Lo re Carlo sentendo come Curradino era partito di Roma con sua gente per
entrare nel Regno, si levò da oste da Nocera, e con tutta sua gente a grandi
giornate venne incontro a Curradino, e alla città dell'Aquila in Abruzzi attese
sua gente. E stando lui nell'Aquila, e tenendo consiglio cogli uomini della
terra, amonendogli fossono fedeli e leali, e fornissono l'oste, uno savio
villano e antico si levò, e disse: “Re Carlo, non tenere più consigli, e non
schifare uno poco di fatica, acciò che tu ti possi riposare sempre; togli ogni
dimoranza, e va' contra il nimico, e nol lasciare prendere più campo, e noi ti
saremo leali e fedeli”. Lo re udendosi sì saviamente consigliare, sanza nullo
indugio o più parole di là si partìo per la via traversa delle montagne, e
acozzossi assai di presso all'oste di Curradino nel luogo e piano di San
Valentino, e nonn-avea in mezzo se non il fiume del... Lo re Carlo avea di sua
gente, tra Franceschi e Provenzali e Italiani, meno di IIIm cavalieri, e
veggendo che Curradino avea troppa più gente di lui, per lo consiglio del buon
messere Alardo di Valleri, cavaliere francesco di grande senno e prodezza, il
quale di quegli tempi era arrivato in Puglia tornando d'oltremare dalla
Terrasanta, sì disse al re Carlo se volesse essere vincitore gli convenia usare
maestria di guerra più che forza.

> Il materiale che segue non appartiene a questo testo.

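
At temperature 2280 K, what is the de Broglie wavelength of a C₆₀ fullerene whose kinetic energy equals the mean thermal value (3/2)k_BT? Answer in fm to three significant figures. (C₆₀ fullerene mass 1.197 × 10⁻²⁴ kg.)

KE = (3/2)k_BT = 1.5 × 1.381 × 10⁻²³ × 2280 = 4.723 × 10⁻²⁰ J.
p = √(2mKE) = √(2 × 1.197 × 10⁻²⁴ × 4.723 × 10⁻²⁰) = 3.363 × 10⁻²² kg·m/s.
λ = h/p = 1.97 × 10⁻¹² m = 1970 fm.

λ = 1970 fm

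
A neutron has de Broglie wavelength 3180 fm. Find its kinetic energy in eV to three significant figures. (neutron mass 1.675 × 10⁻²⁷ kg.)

KE = 80.9 eV

p = h/λ = 6.626 × 10⁻³⁴ / 3.180 × 10⁻¹² = 2.084 × 10⁻²² kg·m/s.
KE = p²/(2m) = (2.084 × 10⁻²²)² / (2 × 1.675 × 10⁻²⁷) = 1.296 × 10⁻¹⁷ J = 80.9 eV.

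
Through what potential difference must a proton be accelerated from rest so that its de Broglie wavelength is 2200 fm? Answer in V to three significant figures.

V = 169 V

p = h/λ = 6.626 × 10⁻³⁴ / 2.200 × 10⁻¹² = 3.012 × 10⁻²² kg·m/s.
KE = p²/(2m) = 2.711 × 10⁻¹⁷ J.
V = KE/e = 2.711 × 10⁻¹⁷ / (1.602 × 10⁻¹⁹) = 169 V.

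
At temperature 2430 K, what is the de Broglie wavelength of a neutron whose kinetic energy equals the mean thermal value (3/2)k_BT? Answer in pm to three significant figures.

λ = 51.0 pm

KE = (3/2)k_BT = 1.5 × 1.381 × 10⁻²³ × 2430 = 5.034 × 10⁻²⁰ J.
p = √(2mKE) = √(2 × 1.675 × 10⁻²⁷ × 5.034 × 10⁻²⁰) = 1.299 × 10⁻²³ kg·m/s.
λ = h/p = 5.10 × 10⁻¹¹ m = 51.0 pm.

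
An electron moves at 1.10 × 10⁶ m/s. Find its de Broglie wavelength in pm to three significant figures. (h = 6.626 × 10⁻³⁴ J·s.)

p = mv = 9.109 × 10⁻³¹ × 1.10 × 10⁶ = 1.002 × 10⁻²⁴ kg·m/s.
λ = h/p = 6.626 × 10⁻³⁴ / 1.002 × 10⁻²⁴ = 6.61 × 10⁻¹⁰ m = 661 pm.

λ = 661 pm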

Il re Carlo confidandosi molto nel senno del
detto messer Alardo, al tutto gli commise il reggimento dell'oste e della
battaglia; il quale ordinò della gente del re tre schiere, e dell'una fece
capitano messer Arrigo di Cosance, grande di persona e buono cavaliere d'arme:
questi fu armato colle sopransegne reali in luogo della persona de·re, e
guidava Provenzali, e Toscani, e Lombardi, e Campagnini. L'altra schiera furono
de' Franceschi, onde furono capitani messer Gianni di Crarì e messer Guiglielmo
lo Stendardo. E mise i Provenzali a la guardia del ponte del detto fiume, acciò
che l'oste di Curradino non potesse passare sanza disavantaggio della
battaglia. Il re Carlo col fiore della sua baronia, di quantità di VIIIc
cavalieri, fece riporre in aguato dopo uno colletto in una vallea, e col re
Carlo rimase il detto messer Alardo di Valleti con messer Guiglielmo di Villa,
e Arduino prenze della Morea, cavaliere di grande valore. Curradino dall'altra
parte fece di sua gente tre schiere: l'una de' Tedeschi, ond'egli era capitano
col dogi d'Osteric, e con più conti e baroni; l'altra degl'Italiani, onde fece
capitano il conte Calvagno con alquanti Tedeschi; l'altra fu di Spagnuoli,
ond'era capitano don Arrigo di Spagna loro signore. In questa stanza, l'una
oste appetto a l'altra, i baroni del Regno ribelli del re Carlo fittiziamente,
per fare isbigottire lo re Carlo e sua gente, feciono venire nel campo di
Curradino falsi ambasciadori molto parati, con chiavi in mano e con grandi
presenti, dicendo ch'egli erano mandati dal Comune dell'Aquila per dargli le
chiavi e signoria della terra, sì come suoi uomini e fedeli, acciò che gli
traesse della tirannia del re Carlo. Per la qual cosa l'oste di Curradino e
egli medesimo, stimando fosse vero, feciono grande allegrezza; e sentito ciò
nell'oste del re Carlo, n'ebbe grande isbigottimento, temendo non fallisse loro
la vittuaglia che veniva loro di quella parte, e l'aiuto di quegli dell'Aquila.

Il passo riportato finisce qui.